I've never actually played the Atari 400 version, though I sorta imagine the version that the version that was released on the Boulder Dash EX game for the GBA was probably closest to the original version. I personally grew up playing the version that was available on the IBM.
I don't know how many of the tricks existed in the original version, though in the IBM version, I have reliably "walked past bugs" in real time while I was a child. In lower levels, the speed was slower in the IBM version, making the trick pretty easy due to the lower (and therefore more forgiving by design) framerate.
That said, I believe a proper TAS ought to entertain, and I feel this one did so quite artfully. I vote yes.
And incidentally, if anyone is interested:
The author submitted the above, regarding the dump of the ROM. He claims this is evidence of a bad dump, and calling back to my childhood memories, I believe him. I offer this to support his evidence:
This is a screenshot taken of the IBM version of the game less than an hour ago. (I/1, by that version's reckoning). I also checked levels I/2 and I/3, which are simply harder versions of the same level, and they also lack those tiles. I did not check levels I/4 or I/5, as those would require playing through A/4 ~ H/4 and playing through A/5 ~ H/5. (The above screenshot would, therefore, be the ninth level in the IBM version of the game.) That said, I sincerely doubt either of those levels had those tiles in them either, as they add nothing to the level.
I am not sure how the level labeling goes in the NES version, but the levels in the IBM version run from A/1 through P/1. Then A/2 through P/2 are harder versions of the same, all the way up to P/5. As an interesting sidenote, a number of the later caves in the NES version do not exist in the IBM version. A number of the later caves in the NES version were, however, later reused and modified for a later game in the series called "Rockford" (though that game had several new elements to it).
I believe that, unlike the NES version, the IBM version's amoeba never had a slowdown in its reproduction rate; I certainly remembering it suddenly spike after it reached a specific population, though I don't remembering it having a slowdown. I definitely remember its reproduction rate slowing to a crawl if valid tiles for reproduction are severely limited, though, regardless of its population. Another difference between the NES and IBM versions was that, in the IBM version, fireflies were not worth any points when killed; they simply exploded.
EDIT:
Just went back and studied the author's original post.

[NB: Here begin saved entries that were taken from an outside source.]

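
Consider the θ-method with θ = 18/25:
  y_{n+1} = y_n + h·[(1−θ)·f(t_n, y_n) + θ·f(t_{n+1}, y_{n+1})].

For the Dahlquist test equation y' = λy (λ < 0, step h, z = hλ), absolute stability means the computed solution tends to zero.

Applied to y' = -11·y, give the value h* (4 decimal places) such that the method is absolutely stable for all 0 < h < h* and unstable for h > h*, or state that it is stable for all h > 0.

Test eqn y'=λy, z=hλ:
  y_{n+1} = y_n + z·[7/25·y_n + 18/25·y_{n+1}] ⇒ (1 − 18/25z)y_{n+1} = (1 + 7/25z)y_n
  Hence R(z) = (1 + 7/25z)/(1 − 18/25z).

Solve |R(x)|<1 on ℝ⁻.
x=-1.67: |R|=0.2417
x=-2: |R|=0.1803
x=-10: |R|=0.2195
x=-100: |R|=0.3699
θ=18/25≥1/2 ⇒ |1+7/25x|<|1−18/25x| ∀x<0 ⇒ stable on all of ℝ⁻.

(−∞, 0) — no finite endpoint. Any h>0 works for λ=-11.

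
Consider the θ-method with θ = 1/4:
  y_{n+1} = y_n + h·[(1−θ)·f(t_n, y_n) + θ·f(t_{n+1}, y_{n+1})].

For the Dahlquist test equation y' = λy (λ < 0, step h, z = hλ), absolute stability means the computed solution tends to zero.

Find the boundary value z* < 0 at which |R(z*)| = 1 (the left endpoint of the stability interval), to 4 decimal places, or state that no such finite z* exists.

On y'=λy, z=hλ:
  y_{n+1} = y_n + z·[3/4·y_n + 1/4·y_{n+1}] ⇒ (1 − 1/4z)y_{n+1} = (1 + 3/4z)y_n
  so R(z) = (1 + 3/4z)/(1 − 1/4z).

Boundary: |R(x)|=1, x<0.
x=-0.61: |R|=0.4707
R=−1: 1+3/4x = −1+1/4x ⇒ -1/2x=2 ⇒ x=2/(-1/2)=-4.0000
Confirm numerically:
  x=-3.106: |R|=0.74838 <1
  x=-2.203: |R|=0.42060 <1
  x=-1.664: |R|=0.17514 <1
  x=-4.301: |R|=1.07252 >1
  x=-4.288: |R|=1.06950 >1
  x=-4.229: |R|=1.05566 >1
Interval (-4.0000, 0).

left endpoint -4.0000.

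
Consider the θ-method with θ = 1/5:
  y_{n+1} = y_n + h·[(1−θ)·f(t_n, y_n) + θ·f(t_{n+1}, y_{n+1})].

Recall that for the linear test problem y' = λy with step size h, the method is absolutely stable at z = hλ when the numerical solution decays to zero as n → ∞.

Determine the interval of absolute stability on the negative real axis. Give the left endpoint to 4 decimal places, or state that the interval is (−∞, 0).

(-3.3333, 0).

Test eqn y'=λy, z=hλ:
  y_{n+1} = y_n + z·[4/5·y_n + 1/5·y_{n+1}] ⇒ (1 − 1/5z)y_{n+1} = (1 + 4/5z)y_n
  so R(z) = (1 + 4/5z)/(1 − 1/5z).

Boundary: |R(x)|=1, x<0.
x=-1.65: |R|=0.2406
R=−1: 1+4/5x = −1+1/5x ⇒ -3/5x=2 ⇒ x=2/(-3/5)=-3.3333
Confirm numerically:
  x=-2.851: |R|=0.81569 <1
  x=-2.629: |R|=0.72303 <1
  x=-1.556: |R|=0.18670 <1
  x=-3.605: |R|=1.09471 >1
  x=-3.394: |R|=1.02168 >1
Stable set (-3.3333, 0).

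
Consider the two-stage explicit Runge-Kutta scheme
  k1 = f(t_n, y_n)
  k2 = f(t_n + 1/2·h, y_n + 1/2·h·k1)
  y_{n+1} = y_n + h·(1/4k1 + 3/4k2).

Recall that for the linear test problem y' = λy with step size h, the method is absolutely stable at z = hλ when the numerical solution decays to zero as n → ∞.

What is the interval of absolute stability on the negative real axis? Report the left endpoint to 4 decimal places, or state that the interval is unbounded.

Test eqn y'=λy, z=hλ:
  k1=λy_n ⇒ h·k1=z·y_n;  k2=λ(1+1/2z)y_n ⇒ h·k2=z(1+1/2z)y_n
  y_{n+1}/y_n = 1 + 1/4z + 3/4z(1+1/2z) = 1 + z + 3/8z²
  R(z) = 1 + z + 3/8z².

Solve |R(x)|<1 on ℝ⁻.
x=-1.75: |R|=0.3984
R=1: x+3/8x²=0 ⇒ x=−8/3=-2.6667; min R=1−1/(4·3/8)=0.3333>−1
Confirm numerically:
  x=-2.175: |R|=0.59898 <1
  x=-1.422: |R|=0.33628 <1
  x=-1.224: |R|=0.33782 <1
  x=-3.260: |R|=1.72535 >1
  x=-3.111: |R|=1.51837 >1
Interval (-2.6667, 0).

z∈(-2.6667,0).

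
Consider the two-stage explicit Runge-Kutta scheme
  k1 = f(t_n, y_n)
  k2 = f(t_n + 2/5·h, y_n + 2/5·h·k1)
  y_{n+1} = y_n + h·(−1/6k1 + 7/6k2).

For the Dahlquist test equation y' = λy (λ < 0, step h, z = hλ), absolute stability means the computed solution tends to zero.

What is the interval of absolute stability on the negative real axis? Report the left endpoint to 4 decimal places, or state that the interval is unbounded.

z∈(-2.1429,0).

Test eqn y'=λy, z=hλ:
  k1=λy_n ⇒ h·k1=z·y_n;  k2=λ(1+2/5z)y_n ⇒ h·k2=z(1+2/5z)y_n
  y_{n+1}/y_n = 1 − 1/6z + 7/6z(1+2/5z) = 1 + z + 7/15z²
  so R(z) = 1 + z + 7/15z².

Find x<0 with |R(x)|<1.
x=-0.56: |R|=0.5863
R=1: x+7/15x²=0 ⇒ x=−15/7=-2.1429; min R=1−1/(4·7/15)=0.4643>−1
Confirm numerically:
  x=-1.718: |R|=0.65938 <1
  x=-1.298: |R|=0.48824 <1
  x=-1.109: |R|=0.46494 <1
  x=-2.682: |R|=1.67479 >1
  x=-2.600: |R|=1.55467 >1
  x=-2.412: |R|=1.30295 >1
So |R|<1 on (-2.1429, 0).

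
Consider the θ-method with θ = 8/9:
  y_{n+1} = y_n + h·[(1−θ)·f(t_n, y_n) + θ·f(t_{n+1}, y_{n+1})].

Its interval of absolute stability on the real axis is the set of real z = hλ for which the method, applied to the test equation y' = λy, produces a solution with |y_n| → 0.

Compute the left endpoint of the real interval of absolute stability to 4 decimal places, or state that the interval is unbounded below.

With y'=λy (z=hλ):
  y_{n+1} = y_n + z·[1/9·y_n + 8/9·y_{n+1}] ⇒ (1 − 8/9z)y_{n+1} = (1 + 1/9z)y_n
  so R(z) = (1 + 1/9z)/(1 − 8/9z).

Solve |R(x)|<1 on ℝ⁻.
x=-1.69: |R|=0.3246
x=-2: |R|=0.2800
x=-10: |R|=0.0112
x=-100: |R|=0.1125
θ=8/9≥1/2 ⇒ |1+1/9x|<|1−8/9x| ∀x<0 ⇒ unbounded interval.

interval (−∞, 0).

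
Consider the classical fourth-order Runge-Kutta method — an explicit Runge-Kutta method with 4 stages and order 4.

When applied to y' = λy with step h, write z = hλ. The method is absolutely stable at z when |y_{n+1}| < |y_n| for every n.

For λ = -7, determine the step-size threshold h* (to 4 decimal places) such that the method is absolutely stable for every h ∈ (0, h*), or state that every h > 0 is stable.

(-2.7853,0); λ=-7 ⇒ h* = 0.3979.

With y'=λy (z=hλ):
  order 4, 4-stage ⇒ R(z)=1+z+z^2/2+z^3/6+z^4/24
  (e.g. R(-1.59)=0.27041, |R|=0.27041)

Solve |R(x)|<1 on ℝ⁻.
x=-1.59: |R|=0.2704
|R(-1.92)|=0.3098 |R(-1.08)|=0.3499 |R(-0.86)|=0.4266
Bisect:
  x_lo=-3.1432 |R|=1.6880  x_hi=-0.0875 |R|=0.9162
  mid=-1.61534 |R|=0.27052 →hi
  mid=-2.37926 |R|=0.54162 →hi
  mid=-2.76122 |R|=0.96430 →hi
  mid=-2.95219 |R|=1.28221 →lo
  mid=-2.85671 |R|=1.11311 →lo
  mid=-2.80896 |R|=1.03627 →lo
  mid=-2.78509 |R|=0.99969 →hi
  mid=-2.79702 |R|=1.01783 →lo
  ...
  [-2.78546,-2.78527] ⇒ x*=-2.7853
So |R|<1 on (-2.7853, 0).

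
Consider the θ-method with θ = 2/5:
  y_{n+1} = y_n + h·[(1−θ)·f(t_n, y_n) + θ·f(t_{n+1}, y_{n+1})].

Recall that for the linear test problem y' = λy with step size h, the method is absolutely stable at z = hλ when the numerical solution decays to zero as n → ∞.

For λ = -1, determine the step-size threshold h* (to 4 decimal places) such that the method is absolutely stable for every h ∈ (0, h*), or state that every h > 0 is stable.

(-10.0000,0); λ=-1 ⇒ h* = (10)/1 = 10.0000.

Test eqn y'=λy, z=hλ:
  y_{n+1} = y_n + z·[3/5·y_n + 2/5·y_{n+1}] ⇒ (1 − 2/5z)y_{n+1} = (1 + 3/5z)y_n
  Hence R(z) = (1 + 3/5z)/(1 − 2/5z).

Find x<0 with |R(x)|<1.
x=-1.68: |R|=0.0048
R=−1: 1+3/5x = −1+2/5x ⇒ -1/5x=2 ⇒ x=2/(-1/5)=-10.0000
Confirm numerically:
  x=-9.474: |R|=0.97804 <1
  x=-6.359: |R|=0.79450 <1
  x=-6.330: |R|=0.79219 <1
  x=-10.360: |R|=1.01400 >1
  x=-10.266: |R|=1.01042 >1
  x=-10.200: |R|=1.00787 >1
Interval (-10.0000, 0).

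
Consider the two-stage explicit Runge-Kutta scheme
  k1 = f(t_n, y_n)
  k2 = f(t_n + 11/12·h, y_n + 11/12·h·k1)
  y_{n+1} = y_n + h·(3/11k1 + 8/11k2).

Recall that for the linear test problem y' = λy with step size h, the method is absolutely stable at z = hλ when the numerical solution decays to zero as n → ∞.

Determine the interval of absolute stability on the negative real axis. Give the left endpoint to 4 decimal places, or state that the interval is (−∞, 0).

z∈(-1.5000,0).

On y'=λy, z=hλ:
  k1=λy_n ⇒ h·k1=z·y_n;  k2=λ(1+11/12z)y_n ⇒ h·k2=z(1+11/12z)y_n
  y_{n+1}/y_n = 1 + 3/11z + 8/11z(1+11/12z) = 1 + z + 2/3z²
  ⇒ R(z) = 1 + z + 2/3z².

Solve |R(x)|<1 on ℝ⁻.
x=-1.37: |R|=0.8813
R=1: x+2/3x²=0 ⇒ x=−3/2=-1.5000; min R=1−1/(4·2/3)=0.6250>−1
Confirm numerically:
  x=-0.980: |R|=0.66027 <1
  x=-0.711: |R|=0.62601 <1
  x=-0.697: |R|=0.62687 <1
  x=-2.057: |R|=1.76383 >1
  x=-1.795: |R|=1.35302 >1
Stable set (-1.5000, 0).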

He listed the level as 21-1, and from examining the labeling structure of the levels, 21-1 would equate to I/4 in the IBM version. The IBM version had caves for Boulder, Sand, Ice, and Ocean worlds, but not for Relic or Volcano worlds (those would have been levels Q ~ X, but I believe Q ~ T were reserved for single-screen bonus levels, and U ~ X just didn't exist, or weren't reachable by normal means).